Two hotdog skiers race each other for the right to bed the lovely Trina (Debra DeLiso from Slumber Party Massacre). Cory (Doug Stevenson) wins and quickly moves in for his reward while loser Jeff (Dan Smith) gets drunk and skies off the side of a mountain. Luckily, Jeff is saved from crashing into the snow by landing on a couple of boulders. Four years later, newlyweds Cory and Tina are reunited with friends when the gang is invited to a new lodge for a free ski weekend. Waiting and watching from a distance is a killer dressed in Jeff's old ski suit. But it can't be Jeff, can it? He's been dead for four years....
Any slasher fans thinking of writing a script take note: make sure you're cast in the film and make sure your character has at least one gratuitous love scene. Joseph Alan Johnson, also an alum from Slumber Party Massacre, gives new meaning to the phrase "double dipping" by giving the minor character he plays a torrid love scene with former child actress Lisa Loring. Johnson peppers his script with intelligent characters possessing real life problems. Some characters are smart enough to grab a weapon before investigating that strange noise coming from outside the house.
The actors in Iced are better than the average direct to video slasher from the late 80s. Ron Kologie is Carl, a jokester battling cocaine addiction. His performance is so good that it's easy to believe Kologie was really snorting mounds of white powder between scenes. Lisa (Wednesday on the Addams Family tv show) Loring's performance is ....hell, nobody can pay attention to her acting skills when she keeps distracting the viewer with numerous nude scenes. Debra DeLiso proves to be a real scene stealer when other actresses should be the focus of attention. DeLiso is lifting weights in a kitchen while Loring tells her life story and can be seen performing push-ups and leg curls against a kitchen counter during another sequence. Amazingly, DeLiso's character is smart enough to look for a gun and car keys, yet forgets to put on her pants before rushing out into the snow to find help.
Director Jeff (Beyond the Door 3) Kwitny could have used a ceiling fan judging from the volume of smoke washing out the colors during the lodge scenes. Smoke is so heavy in some instances that it's a miracle the actors aren't keeling over from oxygen deprivation. The biggest complaint against Kwitny is he doesn't get to the serious slashing until an hour into the film's running time. Character development is important but too many shots of characters talking in scenes without tension or suspense kills the momentum created in the prologue.

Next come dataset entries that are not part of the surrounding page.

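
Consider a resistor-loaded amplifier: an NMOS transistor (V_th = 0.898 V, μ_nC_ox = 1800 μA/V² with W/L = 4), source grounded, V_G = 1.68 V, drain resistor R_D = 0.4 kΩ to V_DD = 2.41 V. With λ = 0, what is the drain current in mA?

V_GS = V_G = 1.68 V, so V_ov = 1.68 − 0.898 = 0.782 V.
k_n = μ_nC_ox · (W/L) = 7.2 mA/V².
Assume saturation: I_D = ½ k_n V_ov² = 0.5 × 7.2 × 0.782² = 2.2 mA, giving V_DS = V_DD − I_D R_D = 2.41 − 2.2 × 0.4 = 1.53 V.
V_DS = 1.53 V ≥ V_ov = 0.782 V, confirming saturation.

I_D = 2.20 mA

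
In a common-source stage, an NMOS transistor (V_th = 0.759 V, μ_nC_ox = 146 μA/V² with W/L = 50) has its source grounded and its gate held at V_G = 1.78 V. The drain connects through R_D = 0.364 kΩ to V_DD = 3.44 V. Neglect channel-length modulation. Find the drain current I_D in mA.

I_D = 3.80 mA

V_GS = V_G = 1.78 V, so V_ov = 1.78 − 0.759 = 1.02 V.
k_n = μ_nC_ox · (W/L) = 7.3 mA/V².
Assume saturation: I_D = ½ k_n V_ov² = 0.5 × 7.3 × 1.02² = 3.8 mA, giving V_DS = V_DD − I_D R_D = 3.44 − 3.8 × 0.364 = 2.06 V.
V_DS = 2.06 V ≥ V_ov = 1.02 V, confirming saturation.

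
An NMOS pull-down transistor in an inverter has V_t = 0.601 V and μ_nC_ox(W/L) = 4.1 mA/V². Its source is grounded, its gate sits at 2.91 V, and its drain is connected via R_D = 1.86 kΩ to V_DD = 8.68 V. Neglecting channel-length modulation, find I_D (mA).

V_GS = V_G = 2.91 V, so V_ov = 2.91 − 0.601 = 2.31 V.
Assume saturation: I_D = ½ k_n V_ov² = 0.5 × 4.1 × 2.31² = 10.9 mA, giving V_DS = V_DD − I_D R_D = 8.68 − 10.9 × 1.86 = -11.6 V.
But -11.6 V < V_ov = 2.31 V, so the device is actually in triode.
In triode I_D = k_n[V_ov V_DS − ½ V_DS²] and I_D = (V_DD − V_DS)/R_D. Equating: 3.81 V_DS² − 18.61 V_DS + 8.68 = 0, giving V_DS = 0.522 V (the root below V_ov).
I_D = (8.68 − 0.522) / 1.86 = 4.39 mA.

I_D = 4.39 mA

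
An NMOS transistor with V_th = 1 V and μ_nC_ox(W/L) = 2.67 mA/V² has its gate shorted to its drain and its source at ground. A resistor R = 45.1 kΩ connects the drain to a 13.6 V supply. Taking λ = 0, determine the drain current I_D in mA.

I_D = 0.269 mA

With gate tied to drain, V_GS = V_DS ≥ V_GS − V_th, so the device is in saturation.
KCL at the drain: ½ k_n (V_GS − V_th)² = (V_DD − V_GS)/R.
Let x = V_GS − 1. Then 60.2 x² + x − 12.6 = 0, giving x = 0.449 V (positive root), so V_GS = 1.45 V.
I_D = (V_DD − V_GS)/R = (13.6 − 1.45) / 45.1 = 0.269 mA.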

The filmmakers behind Iced try hard to create an intelligent slasher but sacrifice scares for drama. A lame "5 years later" epilogue causes head scratching instead of jumps and a few giant plot holes are never addressed. There are several reasons to watch Iced (Lisa Loring in the bathtub, Lisa Loring in the Jacuzzi, Debra DeLiso in the snow) but slasher fans have to wade through soap opera territory before the creative kills finally make an appearance. Iced has an interesting premise and manages to be an okay timewaster despite some flaws.